Dockworkers returned to work at the Los Angeles and Long Beach ports Tuesday, following a partial work stoppage over the weekend stemming from a labor dispute between West Coast port terminal operators and their employees.
Employees were greeted by 32 ships waiting to get into the ports — two more than during the weekend — and about 20 other ships were at berth that had not been unloaded or loaded all weekend, Port of Los Angeles spokesman Phillip Sanfield said.
Not many goods are leaving the United States, while “imports are still coming in,” Mayor Eric Garcetti told local business leaders this morning at an unrelated event hosted by the Los Angeles Area Chamber of Commerce.
“But that means that our agriculture, that means that our raw materials that we’re exporting out of the Port of L.A., are not moving,” the mayor said.
He warned that with port customers contracting with competing Gulf Coast and East Coast ports, “trade may never come back if we don’t resolve” the labor dispute between the Pacific Maritime Association, which represents 29 West Coast ports, and the International Longshore and Warehouse Union, which represents dockworkers.

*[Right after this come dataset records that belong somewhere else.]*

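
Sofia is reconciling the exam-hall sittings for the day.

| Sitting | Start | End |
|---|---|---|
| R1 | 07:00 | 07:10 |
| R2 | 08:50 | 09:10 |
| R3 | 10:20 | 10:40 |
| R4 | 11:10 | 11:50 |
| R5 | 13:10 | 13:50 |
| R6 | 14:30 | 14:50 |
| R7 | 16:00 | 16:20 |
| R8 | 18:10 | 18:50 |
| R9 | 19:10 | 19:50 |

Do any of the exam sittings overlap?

Check each pair: they overlap iff neither finishes before the other starts.
Sorted by start: R1, R2, R3, R4, R5, R6, R7, R8, R9.
R2 starts after R1 ends; R1 is clear from here.
R3 starts after R2 ends; R2 is clear from here.
R4 starts after R3 ends; R3 is clear from here.
R5 starts after R4 ends; R4 is clear from here.
R6 starts after R5 ends; R5 is clear from here.
R7 starts after R6 ends; R6 is clear from here.
R8 starts after R7 ends; R7 is clear from here.
R9 starts after R8 ends.
Every pair is clear; the schedule has no overlaps.

No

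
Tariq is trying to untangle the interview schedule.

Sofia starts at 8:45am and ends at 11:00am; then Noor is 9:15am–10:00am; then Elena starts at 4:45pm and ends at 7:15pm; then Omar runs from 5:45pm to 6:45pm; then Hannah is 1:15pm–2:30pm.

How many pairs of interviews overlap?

Sorted by start: Sofia, Noor, Hannah, Elena, Omar.
Noor starts before Sofia ends → Sofia and Noor overlap.
Hannah starts after Sofia ends; Sofia is clear from here.
Hannah starts after Noor ends; Noor is clear from here.
Elena starts after Hannah ends; Hannah is clear from here.
Omar starts before Elena ends → Elena and Omar overlap.
Overlapping pairs: Elena & Omar, Noor & Sofia — 2 in total.

2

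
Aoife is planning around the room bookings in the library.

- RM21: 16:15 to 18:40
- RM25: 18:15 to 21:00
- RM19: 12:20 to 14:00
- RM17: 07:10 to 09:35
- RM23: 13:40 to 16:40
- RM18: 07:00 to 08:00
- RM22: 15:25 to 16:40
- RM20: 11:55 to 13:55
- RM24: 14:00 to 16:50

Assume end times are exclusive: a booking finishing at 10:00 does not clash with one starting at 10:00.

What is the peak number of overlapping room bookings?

Sweep the timeline, counting +1 at each start and −1 at each end (ends before starts at a tie):
07:00 start RM18 → 1
07:10 start RM17 → 2
08:00 end RM18 → 1
09:35 end RM17 → 0
11:55 start RM20 → 1
12:20 start RM19 → 2
13:40 start RM23 → 3
13:55 end RM20 → 2
14:00 end RM19 → 1
14:00 start RM24 → 2
15:25 start RM22 → 3
16:15 start RM21 → 4
16:40 end RM22 → 3
16:40 end RM23 → 2
16:50 end RM24 → 1
18:15 start RM25 → 2
18:40 end RM21 → 1
21:00 end RM25 → 0
Peak is 4, at 16:15 (RM21, RM22, RM23, RM24).

4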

The months-long labor talks have grown increasingly contentious in recent weeks, with the PMA issuing orders to halt the loading and unloading of ships at all West Coast ports during the past two weekends.
Employers say workers are conducting an illegal slowdown that has driven down productivity, and they would no longer pay for work that is not being done. The ILWU has denied they are slowing their work pace.
U.S. Labor Secretary Thomas Perez intervened in talks in San Francisco today in an attempt to help resolve the dispute.
Federal mediators continue to facilitate talks between the two parties, according to an ILWU spokesman, but have barred them from issuing public statements.